I went with him on his journey to return the artifact. But we couldn't find his spot; he just kept taking corners into different washes, slushing through thick sand just to determine that no, this wasn't it.
Finally, he found a spot that seemed like a good home for the arrowhead. If it had been shot with a bow, that happened sometime at least a hundred and fifty years prior, unless it had somehow been dropped, lost, or forgotten forever before that happened, but that was hard to believe. Paul knelt down and placed the little chiseled rock out of sight and the sunshine, away from other people's footprints, hoping nobody would disturb it for another hundred years or so.

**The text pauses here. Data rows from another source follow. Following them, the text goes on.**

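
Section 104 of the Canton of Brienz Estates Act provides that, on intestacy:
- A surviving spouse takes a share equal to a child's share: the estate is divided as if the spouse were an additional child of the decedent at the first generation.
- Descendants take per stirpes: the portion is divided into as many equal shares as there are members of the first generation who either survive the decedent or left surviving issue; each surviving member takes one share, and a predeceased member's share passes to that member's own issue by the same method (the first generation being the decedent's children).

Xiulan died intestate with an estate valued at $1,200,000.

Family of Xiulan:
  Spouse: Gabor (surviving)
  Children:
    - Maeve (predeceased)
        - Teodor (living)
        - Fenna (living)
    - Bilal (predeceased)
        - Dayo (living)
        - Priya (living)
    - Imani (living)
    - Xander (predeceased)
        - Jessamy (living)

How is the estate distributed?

The spouse counts as an additional share at the children's level, so there are 5 primary shares of $240,000. Gabor takes one such share ($240,000).
The children's combined portion ($960,000) is divided into 4 shares of $240,000: Imani takes $240,000; Maeve's $240,000 share passes to Maeve's issue; Bilal's $240,000 share passes to Bilal's issue; Xander's $240,000 share passes to Xander's issue.
Maeve's share ($240,000) is divided into 2 shares of $120,000: Teodor and Fenna each take $120,000.
Bilal's share ($240,000) is divided into 2 shares of $120,000: Dayo and Priya each take $120,000.
Xander's share ($240,000) passes entirely to Jessamy.

Gabor: $240,000; Teodor: $120,000; Fenna: $120,000; Dayo: $120,000; Priya: $120,000; Imani: $240,000; Jessamy: $240,000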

When we stood up to leave, an owl was staring at us, even though this wasn't nighttime; it was the middle of the day. The owl watched us though, wide-eye contact. So we tried to explain ourselves. We showed the owl where we'd put the arrowhead, told him we were just returning it, thanked him for watching it. Then we walked back to our worksite.
Paul said that he tried to visit that arrowhead one more time, but he couldn't find his way back to where he'd left it.